Giro de Itália: “Piano, piano arriviamo”

Giro de Itália: “Piano, piano arriviamo”

O Giro de Itália começou na Hungria, depois foi à Sicília e ao sexto dia levou-nos à Calábria, praticamente na ponta da bota.

Foram precisas oito etapas – com sete vencedores diferentes já que só Démare repetiu triunfo – e quase 1500 quilómetros percorridos para a classificação geral mexer a sério.

Nas grandes voltas é assim

Intermináveis jornadas na planície húngara, o Etna com famoso vento de frente que afugenta ataques e os dias de sprint onde demoramos cinco horas a atingir um clímax que dura menos de minuto, tudo isto é compensado por dias como o do Blockhaus.

Blockhaus, etapa de alta montanha das antigas

5000 metros de acumulado, quase 200 quilómetros e dupla ascensão a La Majella. Assim chamavam os residentes desta parte dos Abruzos ao seu gigante, até que Vincenzo Torriani – diretor do Giro de Itália durante mais de 40 anos teve a genial ideia de recuperar o nome original da montanha, que um comandante alemão batizou como Blockhaus na segunda metade do século 19.

“Blockhaus!” Só de ouvir faz estremecer qualquer um. Se a La Majella podemos ir de pic nic com os miúdos, no Blockhaus só encontramos sofrimento. Torriani tinha razão, vende muito mais a versão germânica.

O ciclismo é o desporto das redundâncias. Etapas entre localidades vizinhas que duram um dia inteiro, montanhas que servem de sala das torturas pelo sobe e desce constante.

A 9ª etapa acabou com uma subida ao Passo Lanciano (1308 metros) pela vertente menos dura de Fara Filorum Petri, levou depois os corredores a descerem, apenas para voltarem a subir por um caminho mais extenso e inclinado até aos 1664 metros no topo do Blockhaus.

João Almeida perdeu a inocência em 2020. Quinze dias de “maglia” rosa são o equivalente a aprender inglês, francês e chinês num curso intensivo de verão. E pelo meio tirar a carta de condução. Já não se deixa enganar pelas artimanhas do velho Torriani. Almeida sabia que mesmo com nomes diferentes tinha pela frente dois Blockhaus.

Em 2020 a Pantera das Caldas também aprendeu outra lição: o Giro de Itália não se ganha à 9ª etapa – a não ser que o atleta se chame Pogacar ou Bernal.
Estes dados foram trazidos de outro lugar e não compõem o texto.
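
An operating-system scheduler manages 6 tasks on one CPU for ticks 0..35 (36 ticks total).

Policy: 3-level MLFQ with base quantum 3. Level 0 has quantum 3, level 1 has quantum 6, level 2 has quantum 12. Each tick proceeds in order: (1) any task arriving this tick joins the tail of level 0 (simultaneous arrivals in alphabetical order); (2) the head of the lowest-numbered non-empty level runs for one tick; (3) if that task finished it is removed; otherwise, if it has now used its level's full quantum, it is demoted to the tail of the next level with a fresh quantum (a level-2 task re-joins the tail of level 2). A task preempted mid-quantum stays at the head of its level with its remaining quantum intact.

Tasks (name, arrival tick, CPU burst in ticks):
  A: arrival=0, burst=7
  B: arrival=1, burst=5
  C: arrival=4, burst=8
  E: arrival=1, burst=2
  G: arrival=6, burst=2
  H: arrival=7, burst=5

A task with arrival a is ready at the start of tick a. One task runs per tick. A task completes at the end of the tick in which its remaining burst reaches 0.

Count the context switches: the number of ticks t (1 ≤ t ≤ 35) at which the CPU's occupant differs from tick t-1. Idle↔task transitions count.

t=0: L0/L1/L2 = A/-/- → run A
t=1: L0/L1/L2 = ABE/-/- → run A
t=2: L0/L1/L2 = ABE/-/- → run A
t=3: L0/L1/L2 = BE/A/- → run B
t=4: L0/L1/L2 = BEC/A/- → run B
t=5: L0/L1/L2 = BEC/A/- → run B
t=6: L0/L1/L2 = ECG/AB/- → run E
t=7: L0/L1/L2 = ECGH/AB/- → run E
t=8: L0/L1/L2 = CGH/AB/- → run C
t=9: L0/L1/L2 = CGH/AB/- → run C
t=10: L0/L1/L2 = CGH/AB/- → run C
t=11: L0/L1/L2 = GH/ABC/- → run G
t=12: L0/L1/L2 = GH/ABC/- → run G
t=13: L0/L1/L2 = H/ABC/- → run H
t=14: L0/L1/L2 = H/ABC/- → run H
t=15: L0/L1/L2 = H/ABC/- → run H
t=16: L0/L1/L2 = -/ABCH/- → run A
t=17: L0/L1/L2 = -/ABCH/- → run A
t=18: L0/L1/L2 = -/ABCH/- → run A
t=19: L0/L1/L2 = -/ABCH/- → run A
t=20: L0/L1/L2 = -/BCH/- → run B
t=21: L0/L1/L2 = -/BCH/- → run B
t=22: L0/L1/L2 = -/CH/- → run C
t=23: L0/L1/L2 = -/CH/- → run C
t=24: L0/L1/L2 = -/CH/- → run C
t=25: L0/L1/L2 = -/CH/- → run C
t=26: L0/L1/L2 = -/CH/- → run C
t=27: L0/L1/L2 = -/H/- → run H
t=28: L0/L1/L2 = -/H/- → run H
t=29: (idle)
t=30: (idle)
t=31: (idle)
t=32: (idle)
t=33: (idle)
t=34: (idle)
t=35: (idle)

context switches = 10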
Cedo entendeu que não ia ganhar, mas deu um recital de autocontrolo, autoconhecimento e maturidade. Fundamentos básicos de um campeão.

Não entrou em pânico perante o comboio de montanha da Ineos. Não tremeu quando a Bahrain acelerou para Landa, sem se preocupar que Bilbao descolava [perderia 1:08]. Pelo meio viu Yates, Dumoulin, Carthy, Kelderman, Sosa e Ciccone cavarem um buraco do que não vai ser fácil sair.

João Almeida revelou que, a ritmo, poucos estão a subir melhor do que ele. A cada ataque lá estava ele, impávido e sereno. “Pero que es esto parce?”, pensaria Carapaz. “Me cago en todo!”, diria Landa. “C’est pas posible…”, lamentaria Bardet. Foram eles os mais fortes na subida e mesmo assim não ganharam tempo ao português.

No final ganhou Jai Hindley, balde de água fria para Ineos e Bahrain. O australiano colou-se à roda de Almeida e colocou para trás das costas dois anos de decepções após perder o Giro de Itália no último dia.

A Bora-Hansgrohe plantou a bandeira da Alemanha no Blockhaus! Era um sacrilégio que o país que deu o nome ao “Juiz dos Abruzzos” não o tivesse ainda conquistado de bicicleta.

Quanto a João Almeida, vai dando passos pela certa, sabendo que nem é o melhor escalador nem traz a equipa mais forte.

Como é que pode ganhar o Giro d’Itália?

Simples: estando sempre lá, sendo a sombra dos rivais, o pesadelo dos diretores desportivos, a pedra no sapato e aquele que não desarma nem quando parece ir no elástico. Em suma, com inteligência e uma capacidade de sofrer superior aos demais. A corrida está aberta e não parece haver um virtuoso.

Italianos e portugueses partilham o gosto por refrões e sabedoria popular. Lá diz-se “piano, piano arriviamo”, o nosso “devagar se vai ao longe”.

Até Verona a jornada é longa, mas por agora já sentimos que valeu a pena esperar nove dias para continuar a sonhar. Com o quê? Pódio, vitória? Sendo honesto, pouco me importa. Quarenta anos depois de Joaquim Agostinho temos um ciclista capaz de competir contra os melhores voltistas do mundo. Eu nunca vi Agostinho, mas este domingo pude desfrutar com Almeida. Essa é a notícia.